- Born: June 26, 1952 Boston, Massachusetts, United States
- Died: October 20, 2004 (aged 52) Madison, Wisconsin, United States
- Occupations: Filmmaker; Screenwriter; Editor; Professor;
- Years active: 1978-2004

= Nietzchka Keene =

American filmmaker

Nietzchka Keene (June 26, 1952 – October 20, 2004) was an American film director and writer best known for The Juniper Tree, a feature film shot in Iceland starring the Icelandic singer Björk in her first film role. She was diagnosed with pancreatic cancer in the spring of 2004 and died, aged 52, on October 20, 2004. She taught film making and editing at the University of Wisconsin–Madison until her death.

==Life and career==
She was born in 1952 and raised near Boston, Massachusetts. She received her BA in 1975 in Germanic linguistics at the University of Massachusetts Amherst, and her Master of Fine Arts in film production from the University of California at Los Angeles in 1979. While at UCLA she served as a research assistant in Old Icelandic language and linguistics under Dr. Jesse Byock.

Keene worked in various capacities in the film industry in Los Angeles while attending graduate school, including positions as a recordist for a sound studio, a dialogue editor in a post-production house, a projectionist, and a re-recording mixer at UCLA. She produced three short films as a graduate student – Friends (1977), Still (1978) and Hinterland (1983). In 1986 after returning from her Fulbright year she wrote the script for The Juniper Tree and returned to shoot the film in 1987 on location in Iceland. It was the first film to star the well-known singer and actress Björk, in the role of a young child in a story based on a fairy tale from the Brothers Grimm. She won a Verna Fields Memorial Scholarship from UCLA in 1987 for editing The Juniper Tree, completing it in 1989. It has been screened in more than 23 festivals and invitational events around the world, including the Sundance Film Festival, the Harvard Film Archive, and the Art Institute of Chicago. It won the Prix du Public at the Festival des Films des Femmes de Montreal in 1990 and the First Prize for First Film at the Troia International Film Festival in Troia, Portugal in 1991.
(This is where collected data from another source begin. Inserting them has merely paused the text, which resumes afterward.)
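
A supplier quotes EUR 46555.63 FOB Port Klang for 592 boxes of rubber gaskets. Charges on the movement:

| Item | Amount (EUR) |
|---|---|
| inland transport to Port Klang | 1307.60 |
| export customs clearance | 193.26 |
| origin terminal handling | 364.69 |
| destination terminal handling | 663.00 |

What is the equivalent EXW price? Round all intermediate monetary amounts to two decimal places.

EXW price: EUR 44690.08

Not relevant to the conversion: destination terminal — on the buyer under both terms; not part of either seller's price.
From FOB to EXW, the seller no longer bears: inland to port, export clearance, origin terminal.
EXW price = 46555.63 − 1307.60 − 193.26 − 364.69 = 44690.08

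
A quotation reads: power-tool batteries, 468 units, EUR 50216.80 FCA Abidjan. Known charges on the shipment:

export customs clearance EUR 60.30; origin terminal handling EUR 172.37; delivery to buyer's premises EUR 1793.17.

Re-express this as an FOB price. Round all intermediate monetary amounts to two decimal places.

Not relevant to the conversion: export clearance — on the seller under both FCA and FOB; already in the FCA price and stays in the FOB price. delivery — on the buyer under both terms; not part of either seller's price.
From FCA to FOB, the seller additionally bears: origin terminal.
FOB price = 50216.80 + 172.37 = 50389.17

FOB price: EUR 50389.17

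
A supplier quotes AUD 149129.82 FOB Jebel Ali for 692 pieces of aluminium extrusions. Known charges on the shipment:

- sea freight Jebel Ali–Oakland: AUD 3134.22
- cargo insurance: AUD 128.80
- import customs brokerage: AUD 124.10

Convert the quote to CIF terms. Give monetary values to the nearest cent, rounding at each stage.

Not relevant to the conversion: brokerage — on the buyer under both terms; not part of either seller's price.
From FOB to CIF, the seller additionally bears: freight, insurance.
CIF price = 149129.82 + 3134.22 + 128.80 = 152392.84

CIF price: AUD 152392.84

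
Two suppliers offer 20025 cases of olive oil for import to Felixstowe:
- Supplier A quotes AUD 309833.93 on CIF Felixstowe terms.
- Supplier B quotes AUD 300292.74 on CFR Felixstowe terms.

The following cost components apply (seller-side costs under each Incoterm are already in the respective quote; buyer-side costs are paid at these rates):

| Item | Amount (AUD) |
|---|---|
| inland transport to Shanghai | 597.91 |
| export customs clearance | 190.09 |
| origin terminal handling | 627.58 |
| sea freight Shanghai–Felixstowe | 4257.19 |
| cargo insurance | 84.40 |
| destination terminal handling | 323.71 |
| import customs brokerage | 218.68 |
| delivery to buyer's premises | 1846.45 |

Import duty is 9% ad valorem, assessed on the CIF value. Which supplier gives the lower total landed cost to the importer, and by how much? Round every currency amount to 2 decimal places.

Supplier B is cheaper by AUD 10307.90

Supplier A (CIF):
The CIF price already equals the CIF value: 309833.93
Import duty = 309833.93 × 9% = 27885.05
Buyer bears (A): 323.71 + 218.68 + 1846.45 = 2388.84
Landed cost (A) = invoice 309833.93 + 2388.84 + duty 27885.05 = 340107.82
Supplier B (CFR):
CIF value = CFR price + insurance = 300292.74 + 84.40 = 300377.14
Import duty = 300377.14 × 9% = 27033.94
Buyer bears (B): 84.40 + 323.71 + 218.68 + 1846.45 = 2473.24
Landed cost (B) = invoice 300292.74 + 2473.24 + duty 27033.94 = 329799.92
Difference = |340107.82 − 329799.92| = 10307.90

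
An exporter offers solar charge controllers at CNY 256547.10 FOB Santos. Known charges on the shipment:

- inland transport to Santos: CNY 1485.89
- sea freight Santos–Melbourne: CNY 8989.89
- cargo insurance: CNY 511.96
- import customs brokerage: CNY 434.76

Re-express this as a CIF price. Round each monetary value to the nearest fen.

Not relevant to the conversion: inland to port — on the seller under both FOB and CIF; already in the FOB price and stays in the CIF price. brokerage — on the buyer under both terms; not part of either seller's price.
From FOB to CIF, the seller additionally bears: freight, insurance.
CIF price = 256547.10 + 8989.89 + 511.96 = 266048.95

CIF price: CNY 266048.95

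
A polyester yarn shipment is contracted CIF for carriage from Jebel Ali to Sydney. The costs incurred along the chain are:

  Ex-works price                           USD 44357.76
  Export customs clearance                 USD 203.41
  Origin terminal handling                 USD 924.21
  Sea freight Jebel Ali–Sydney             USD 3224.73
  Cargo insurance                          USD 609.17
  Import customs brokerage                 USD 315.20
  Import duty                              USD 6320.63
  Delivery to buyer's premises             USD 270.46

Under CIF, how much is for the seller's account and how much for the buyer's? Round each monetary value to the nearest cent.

CIF: the seller pays costs through ocean freight and marine insurance to the destination port.
Seller's account: goods 44357.76 + export clearance 203.41 + origin terminal 924.21 + freight 3224.73 + insurance 609.17 = 49319.28
Buyer's account: brokerage 315.20 + duty 6320.63 + delivery 270.46 = 6906.29

Seller: USD 49319.28; buyer: USD 6906.29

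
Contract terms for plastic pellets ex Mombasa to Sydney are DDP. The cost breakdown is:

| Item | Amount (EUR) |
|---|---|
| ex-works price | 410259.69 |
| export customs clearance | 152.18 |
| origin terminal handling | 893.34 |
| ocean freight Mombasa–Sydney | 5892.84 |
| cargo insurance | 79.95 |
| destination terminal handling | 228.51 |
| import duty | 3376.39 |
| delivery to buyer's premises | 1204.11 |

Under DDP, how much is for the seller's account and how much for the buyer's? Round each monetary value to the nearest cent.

Seller: EUR 422087.01; buyer: EUR 0.00

DDP: the seller bears all costs including import duty.
Seller's account: goods 410259.69 + export clearance 152.18 + origin terminal 893.34 + freight 5892.84 + insurance 79.95 + destination terminal 228.51 + duty 3376.39 + delivery 1204.11 = 422087.01
Buyer's account: 0.00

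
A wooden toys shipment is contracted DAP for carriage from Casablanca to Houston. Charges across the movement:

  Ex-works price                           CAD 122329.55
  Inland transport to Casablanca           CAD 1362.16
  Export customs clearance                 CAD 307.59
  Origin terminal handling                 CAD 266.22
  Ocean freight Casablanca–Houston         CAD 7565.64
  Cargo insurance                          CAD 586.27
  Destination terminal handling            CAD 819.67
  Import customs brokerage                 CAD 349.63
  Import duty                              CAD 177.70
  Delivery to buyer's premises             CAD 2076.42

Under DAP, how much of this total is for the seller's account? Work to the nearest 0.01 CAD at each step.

DAP: the seller bears all costs to the named destination except import duty and clearance.
Seller's account: goods 122329.55 + inland to port 1362.16 + export clearance 307.59 + origin terminal 266.22 + freight 7565.64 + insurance 586.27 + destination terminal 819.67 + delivery 2076.42 = 135313.52
Buyer's account: brokerage 349.63 + duty 177.70 = 527.33

Seller's account: CAD 135313.52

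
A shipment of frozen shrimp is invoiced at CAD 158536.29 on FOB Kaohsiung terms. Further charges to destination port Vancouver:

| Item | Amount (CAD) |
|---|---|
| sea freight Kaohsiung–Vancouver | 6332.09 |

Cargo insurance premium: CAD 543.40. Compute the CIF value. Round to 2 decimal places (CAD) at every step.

CIF value: CAD 165411.78

CIF = FOB price + freight + insurance
CIF = 158536.29 + 6332.09 + 543.40 = 165411.78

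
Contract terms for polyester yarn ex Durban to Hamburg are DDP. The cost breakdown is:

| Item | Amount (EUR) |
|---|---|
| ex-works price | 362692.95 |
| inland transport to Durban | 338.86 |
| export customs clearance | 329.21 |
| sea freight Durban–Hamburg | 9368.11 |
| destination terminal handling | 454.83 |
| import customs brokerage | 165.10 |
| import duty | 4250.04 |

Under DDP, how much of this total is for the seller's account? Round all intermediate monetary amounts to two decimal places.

Seller's account: EUR 377599.10

DDP: the seller bears all costs including import duty.
Seller's account: goods 362692.95 + inland to port 338.86 + export clearance 329.21 + freight 9368.11 + destination terminal 454.83 + brokerage 165.10 + duty 4250.04 = 377599.10
Buyer's account: 0.00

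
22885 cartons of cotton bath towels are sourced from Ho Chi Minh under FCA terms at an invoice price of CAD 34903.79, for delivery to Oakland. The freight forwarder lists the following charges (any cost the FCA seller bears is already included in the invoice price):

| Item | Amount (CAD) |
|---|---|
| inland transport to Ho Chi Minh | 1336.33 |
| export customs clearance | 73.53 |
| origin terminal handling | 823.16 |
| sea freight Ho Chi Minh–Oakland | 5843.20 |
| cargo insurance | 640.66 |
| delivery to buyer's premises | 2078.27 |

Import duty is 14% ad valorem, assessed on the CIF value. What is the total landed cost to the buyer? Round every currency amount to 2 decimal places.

Total landed cost: CAD 50198.59

FCA: the seller delivers export-cleared goods to the carrier; the buyer bears costs from that point.
Already in the invoice (seller's account under FCA): inland to port, export clearance — exclude.
CIF value = FCA price + origin terminal + freight + insurance = 34903.79 + 823.16 + 5843.20 + 640.66 = 42210.81
Import duty = 42210.81 × 14% = 5909.51
Buyer bears: origin terminal 823.16 + freight 5843.20 + insurance 640.66 + delivery 2078.27 + duty 5909.51 = 15294.80
Landed cost = invoice 34903.79 + 15294.80 = 50198.59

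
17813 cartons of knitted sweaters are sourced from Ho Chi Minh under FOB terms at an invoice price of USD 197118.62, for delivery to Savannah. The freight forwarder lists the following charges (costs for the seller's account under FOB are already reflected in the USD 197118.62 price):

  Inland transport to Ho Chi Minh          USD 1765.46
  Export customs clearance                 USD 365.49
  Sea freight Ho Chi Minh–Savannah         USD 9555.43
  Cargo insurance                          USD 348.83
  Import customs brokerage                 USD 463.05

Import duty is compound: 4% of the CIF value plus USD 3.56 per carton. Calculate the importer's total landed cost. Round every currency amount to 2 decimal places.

Total landed cost: USD 279181.13

FOB: the seller bears costs until goods are on board at the origin port; the buyer bears freight, insurance and all costs thereafter.
Already in the invoice (seller's account under FOB): inland to port, export clearance — exclude.
CIF value = FOB price + freight + insurance = 197118.62 + 9555.43 + 348.83 = 207022.88
Ad valorem component: 207022.88 × 4% = 8280.92
Specific component: 17813 × 3.56 = 63414.28
Import duty = 8280.92 + 63414.28 = 71695.20
Buyer bears: freight 9555.43 + insurance 348.83 + brokerage 463.05 + duty 71695.20 = 82062.51
Landed cost = invoice 197118.62 + 82062.51 = 279181.13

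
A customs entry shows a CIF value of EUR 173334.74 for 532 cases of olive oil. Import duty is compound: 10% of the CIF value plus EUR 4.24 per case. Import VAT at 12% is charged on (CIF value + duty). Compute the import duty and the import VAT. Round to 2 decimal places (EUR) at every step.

Import duty: EUR 19589.15; import VAT: EUR 23150.87

Ad valorem component: 173334.74 × 10% = 17333.47
Specific component: 532 × 4.24 = 2255.68
Import duty = 17333.47 + 2255.68 = 19589.15
VAT base = CIF + duty = 173334.74 + 19589.15 = 192923.89
Import VAT = 192923.89 × 12% = 23150.87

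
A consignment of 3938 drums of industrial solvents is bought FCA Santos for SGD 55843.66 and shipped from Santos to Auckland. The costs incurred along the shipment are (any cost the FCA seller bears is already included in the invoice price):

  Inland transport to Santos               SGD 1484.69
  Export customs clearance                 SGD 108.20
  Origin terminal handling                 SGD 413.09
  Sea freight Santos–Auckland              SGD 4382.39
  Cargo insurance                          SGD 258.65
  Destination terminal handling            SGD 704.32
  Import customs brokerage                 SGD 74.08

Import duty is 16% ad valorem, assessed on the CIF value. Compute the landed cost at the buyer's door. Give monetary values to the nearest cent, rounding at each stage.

FCA: the seller delivers export-cleared goods to the carrier; the buyer bears costs from that point.
Already in the invoice (seller's account under FCA): inland to port, export clearance — exclude.
CIF value = FCA price + origin terminal + freight + insurance = 55843.66 + 413.09 + 4382.39 + 258.65 = 60897.79
Import duty = 60897.79 × 16% = 9743.65
Buyer bears: origin terminal 413.09 + freight 4382.39 + insurance 258.65 + destination terminal 704.32 + brokerage 74.08 + duty 9743.65 = 15576.18
Landed cost = invoice 55843.66 + 15576.18 = 71419.84

Total landed cost: SGD 71419.84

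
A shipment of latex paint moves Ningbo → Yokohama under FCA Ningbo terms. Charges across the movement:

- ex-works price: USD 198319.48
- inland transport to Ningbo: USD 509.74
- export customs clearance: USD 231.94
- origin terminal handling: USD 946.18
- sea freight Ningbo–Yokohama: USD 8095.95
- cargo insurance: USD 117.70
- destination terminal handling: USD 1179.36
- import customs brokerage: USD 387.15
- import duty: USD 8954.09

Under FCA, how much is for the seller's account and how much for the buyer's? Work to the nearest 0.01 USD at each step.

Seller: USD 199061.16; buyer: USD 19680.43

FCA: the seller delivers export-cleared goods to the carrier; the buyer bears costs from that point.
Seller's account: goods 198319.48 + inland to port 509.74 + export clearance 231.94 = 199061.16
Buyer's account: origin terminal 946.18 + freight 8095.95 + insurance 117.70 + destination terminal 1179.36 + brokerage 387.15 + duty 8954.09 = 19680.43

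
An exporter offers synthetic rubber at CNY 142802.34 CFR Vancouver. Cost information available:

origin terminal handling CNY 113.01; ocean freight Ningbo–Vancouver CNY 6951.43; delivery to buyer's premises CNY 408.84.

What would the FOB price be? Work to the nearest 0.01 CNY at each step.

FOB price: CNY 135850.91

Not relevant to the conversion: origin terminal — on the seller under both CFR and FOB; already in the CFR price and stays in the FOB price. delivery — on the buyer under both terms; not part of either seller's price.
From CFR to FOB, the seller no longer bears: freight.
FOB price = 142802.34 − 6951.43 = 135850.91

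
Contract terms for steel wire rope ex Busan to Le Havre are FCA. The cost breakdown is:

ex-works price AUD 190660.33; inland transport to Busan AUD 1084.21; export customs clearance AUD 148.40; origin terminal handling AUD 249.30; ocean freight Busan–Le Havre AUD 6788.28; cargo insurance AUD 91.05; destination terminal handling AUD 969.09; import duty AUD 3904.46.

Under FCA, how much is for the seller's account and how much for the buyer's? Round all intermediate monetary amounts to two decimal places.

FCA: the seller delivers export-cleared goods to the carrier; the buyer bears costs from that point.
Seller's account: goods 190660.33 + inland to port 1084.21 + export clearance 148.40 = 191892.94
Buyer's account: origin terminal 249.30 + freight 6788.28 + insurance 91.05 + destination terminal 969.09 + duty 3904.46 = 12002.18

Seller: AUD 191892.94; buyer: AUD 12002.18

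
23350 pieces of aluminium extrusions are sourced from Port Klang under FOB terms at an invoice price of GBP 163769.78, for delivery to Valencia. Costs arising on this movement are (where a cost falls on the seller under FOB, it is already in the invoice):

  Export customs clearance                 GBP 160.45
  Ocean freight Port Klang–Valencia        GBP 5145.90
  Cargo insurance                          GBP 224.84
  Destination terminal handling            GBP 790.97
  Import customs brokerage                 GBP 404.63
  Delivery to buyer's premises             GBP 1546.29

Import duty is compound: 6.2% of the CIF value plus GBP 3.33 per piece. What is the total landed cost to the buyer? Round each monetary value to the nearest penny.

FOB: the seller bears costs until goods are on board at the origin port; the buyer bears freight, insurance and all costs thereafter.
Already in the invoice (seller's account under FOB): export clearance — exclude.
CIF value = FOB price + freight + insurance = 163769.78 + 5145.90 + 224.84 = 169140.52
Ad valorem component: 169140.52 × 6.2% = 10486.71
Specific component: 23350 × 3.33 = 77755.50
Import duty = 10486.71 + 77755.50 = 88242.21
Buyer bears: freight 5145.90 + insurance 224.84 + destination terminal 790.97 + brokerage 404.63 + delivery 1546.29 + duty 88242.21 = 96354.84
Landed cost = invoice 163769.78 + 96354.84 = 260124.62

Total landed cost: GBP 260124.62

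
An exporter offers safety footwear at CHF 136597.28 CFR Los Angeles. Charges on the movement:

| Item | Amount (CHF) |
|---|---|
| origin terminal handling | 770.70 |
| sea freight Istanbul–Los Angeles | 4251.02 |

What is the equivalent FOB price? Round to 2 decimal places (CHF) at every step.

FOB price: CHF 132346.26

Not relevant to the conversion: origin terminal — on the seller under both CFR and FOB; already in the CFR price and stays in the FOB price.
From CFR to FOB, the seller no longer bears: freight.
FOB price = 136597.28 − 4251.02 = 132346.26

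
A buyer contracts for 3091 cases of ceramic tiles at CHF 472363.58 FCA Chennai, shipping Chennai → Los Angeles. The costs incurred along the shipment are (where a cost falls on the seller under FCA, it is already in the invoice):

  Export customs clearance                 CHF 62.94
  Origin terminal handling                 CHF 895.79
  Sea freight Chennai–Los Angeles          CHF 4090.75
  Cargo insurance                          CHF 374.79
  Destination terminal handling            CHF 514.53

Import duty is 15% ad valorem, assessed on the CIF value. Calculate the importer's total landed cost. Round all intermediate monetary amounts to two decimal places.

FCA: the seller delivers export-cleared goods to the carrier; the buyer bears costs from that point.
Already in the invoice (seller's account under FCA): export clearance — exclude.
CIF value = FCA price + origin terminal + freight + insurance = 472363.58 + 895.79 + 4090.75 + 374.79 = 477724.91
Import duty = 477724.91 × 15% = 71658.74
Buyer bears: origin terminal 895.79 + freight 4090.75 + insurance 374.79 + destination terminal 514.53 + duty 71658.74 = 77534.60
Landed cost = invoice 472363.58 + 77534.60 = 549898.18

Total landed cost: CHF 549898.18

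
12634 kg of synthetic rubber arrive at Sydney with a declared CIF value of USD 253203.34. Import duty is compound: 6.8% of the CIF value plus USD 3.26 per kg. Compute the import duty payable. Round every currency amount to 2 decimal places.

Ad valorem component: 253203.34 × 6.8% = 17217.83
Specific component: 12634 × 3.26 = 41186.84
Import duty = 17217.83 + 41186.84 = 58404.67

Import duty: USD 58404.67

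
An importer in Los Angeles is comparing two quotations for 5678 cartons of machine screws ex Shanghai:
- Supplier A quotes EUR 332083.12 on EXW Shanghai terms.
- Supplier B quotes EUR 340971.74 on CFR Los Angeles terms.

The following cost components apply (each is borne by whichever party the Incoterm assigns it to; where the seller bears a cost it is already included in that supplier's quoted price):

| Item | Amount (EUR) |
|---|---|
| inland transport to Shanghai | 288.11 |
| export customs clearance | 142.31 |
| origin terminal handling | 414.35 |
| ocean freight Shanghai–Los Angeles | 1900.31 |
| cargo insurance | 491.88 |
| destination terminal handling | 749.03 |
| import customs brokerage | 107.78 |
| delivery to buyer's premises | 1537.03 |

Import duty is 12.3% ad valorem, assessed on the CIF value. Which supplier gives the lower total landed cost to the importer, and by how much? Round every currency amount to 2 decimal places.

Supplier A is cheaper by EUR 6899.20

Supplier A (EXW):
CIF value = EXW price + inland to port + export clearance + origin terminal + freight + insurance = 332083.12 + 288.11 + 142.31 + 414.35 + 1900.31 + 491.88 = 335320.08
Import duty = 335320.08 × 12.3% = 41244.37
Buyer bears (A): 288.11 + 142.31 + 414.35 + 1900.31 + 491.88 + 749.03 + 107.78 + 1537.03 = 5630.80
Landed cost (A) = invoice 332083.12 + 5630.80 + duty 41244.37 = 378958.29
Supplier B (CFR):
CIF value = CFR price + insurance = 340971.74 + 491.88 = 341463.62
Import duty = 341463.62 × 12.3% = 42000.03
Buyer bears (B): 491.88 + 749.03 + 107.78 + 1537.03 = 2885.72
Landed cost (B) = invoice 340971.74 + 2885.72 + duty 42000.03 = 385857.49
Difference = |378958.29 − 385857.49| = 6899.20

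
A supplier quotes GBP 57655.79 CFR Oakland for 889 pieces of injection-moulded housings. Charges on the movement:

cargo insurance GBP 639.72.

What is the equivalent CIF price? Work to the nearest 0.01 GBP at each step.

CIF price: GBP 58295.51

From CFR to CIF, the seller additionally bears: insurance.
CIF price = 57655.79 + 639.72 = 58295.51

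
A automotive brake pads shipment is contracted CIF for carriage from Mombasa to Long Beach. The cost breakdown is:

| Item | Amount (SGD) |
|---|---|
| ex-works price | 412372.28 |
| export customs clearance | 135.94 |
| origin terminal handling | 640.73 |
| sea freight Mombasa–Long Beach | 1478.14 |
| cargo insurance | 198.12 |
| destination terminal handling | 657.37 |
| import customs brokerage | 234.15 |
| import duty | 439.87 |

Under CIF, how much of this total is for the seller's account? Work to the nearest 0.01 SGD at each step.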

She produced a short film, Aves, in 1994, with grants from the National Endowment for the Arts and from the University of Miami, which used innovative animation techniques to illuminate the spiritual state of a cloistered nun. This can again be seen in her second feature film, Heroine of Hell, which was funded by a grant from the Independent Television Service, a PBS-backed production initiative launched in the early 1990s to develop innovative creative work for public television.

She shot Heroine of Hell, a narrative combining medieval iconography with a present-day storyline and starring Catherine Keener and Dermot Mulroney, on location in Miami, completing it in 1995. It was distributed via PBS to member stations in 1996.

A full-length script, Sleeping Beauty, was optioned by an independent filmmaker in Los Angeles in 1991. Keene had two projects in progress at the time of her death. One, a script entitled Belle, was based on the true story of a female serial killer, Belle Gunness, in La Porte, Indiana, in the early years of the 20th century.

She had nearly completed a third feature film, Barefoot to Jerusalem, at the time of her death. Barefoot to Jerusalem is a story of a woman's journey, after her lover's suicide, through a solitary landscape which brings her into battle with the devil. The film was shot on location in Madison, Wisconsin and in the Upper Peninsula of Michigan in 2001 and was in the final stages of post-production at the time of her death. It has since been completed and was released in 2008.